For that, Barton looks east not west. California hospitals are already saddled with implementing their own ratios. In Nevada, Barton has sent a steady number of patients to Carson Tahoe Hospital, Washoe Medical Center and St. Mary’s – depending on insurance provided.
And in the history of the hospital, administration has never called on so many traveling fill-in nurses to help with the demand.
Barton may save about $400,000 from the three-year delay.
Barton has scrambled to hire enough nurses to handle the demand and rules, with the South Shore facility teaming up with Lake Tahoe Community College and Sierra College to run a Web-based pilot program that trains future RNs.
Amid a severe nursing shortage, Nevada has the worst nurse-to-patient ratio, with 520 practitioners treating 100,000 patients. California comes in second.
Barton is flanked by both states, expecting many of its nurses to retire in the next five to 10 years. The average age among Barton RNs is 48.

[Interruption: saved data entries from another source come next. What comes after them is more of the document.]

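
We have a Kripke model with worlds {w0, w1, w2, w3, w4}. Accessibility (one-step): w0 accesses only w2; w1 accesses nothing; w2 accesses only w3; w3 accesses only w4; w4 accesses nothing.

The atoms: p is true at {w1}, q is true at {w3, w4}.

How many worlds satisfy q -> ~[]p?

w0: q is F, ~[]p is T. ✓
w1: q is F, ~[]p is F. ✓
w2: q is F, ~[]p is T. ✓
w3: q is T, ~[]p is T. ✓
w4: q is T, ~[]p is F. ✗
Satisfying worlds: {w0, w1, w2, w3}.

4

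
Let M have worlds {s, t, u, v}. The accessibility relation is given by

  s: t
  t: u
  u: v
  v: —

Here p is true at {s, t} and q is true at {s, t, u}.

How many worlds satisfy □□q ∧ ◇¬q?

1

s: □□q is T, ◇¬q is F. ✗
t: □□q is F, ◇¬q is F. ✗
u: □□q is T, ◇¬q is T. ✓
v: □□q is T, ◇¬q is F. ✗
Satisfying worlds: {u}.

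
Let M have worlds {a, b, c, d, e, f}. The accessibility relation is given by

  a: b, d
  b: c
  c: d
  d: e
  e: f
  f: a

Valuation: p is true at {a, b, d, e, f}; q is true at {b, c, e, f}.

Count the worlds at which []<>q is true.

4

a: successors {b, d}; <>q there: b:T, d:T. ✓
b: successors {c}; <>q there: c:F. ✗
c: successors {d}; <>q there: d:T. ✓
d: successors {e}; <>q there: e:T. ✓
e: successors {f}; <>q there: f:F. ✗
f: successors {a}; <>q there: a:T. ✓
Satisfying worlds: {a, c, d, f}.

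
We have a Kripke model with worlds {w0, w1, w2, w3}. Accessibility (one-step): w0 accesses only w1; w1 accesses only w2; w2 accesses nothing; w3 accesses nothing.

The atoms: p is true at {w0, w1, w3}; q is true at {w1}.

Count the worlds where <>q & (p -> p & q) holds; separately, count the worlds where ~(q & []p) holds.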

The Federal Health Resources and Services Agency has projected by 2010 that California will need more than 42,000 additional nurses to meet the demand.
Cocking, a registered nurse herself, said she’s split on her opinion of the rules.
“I agree with fewer patients per nurse. I think the theory is a good one. But the timing is ridiculous. It’s so silly to have this mandate when we have a nursing shortage,” she said.
But there’s no time like the present when it comes to patient health, the California Nurses Association contends in condemning the governor’s decision last week.
“We don’t advocate traveling nurses as the preferred alternative, but they’re better than no nurses,” CNA spokesman Charles Idelson said, adding national studies have shown safe RN staffing saves lives. “A lot of hard work went into these requirements.”
CNA President Deborah Burger said suspending the major provisions “puts tens of thousands of Californians at risk.”
Emergency rooms in particular are expected to be undermined by the delay, CNA states. The association predicts patients will have longer waits.
CNA plans to stage a protest at the Capitol on Dec. 1.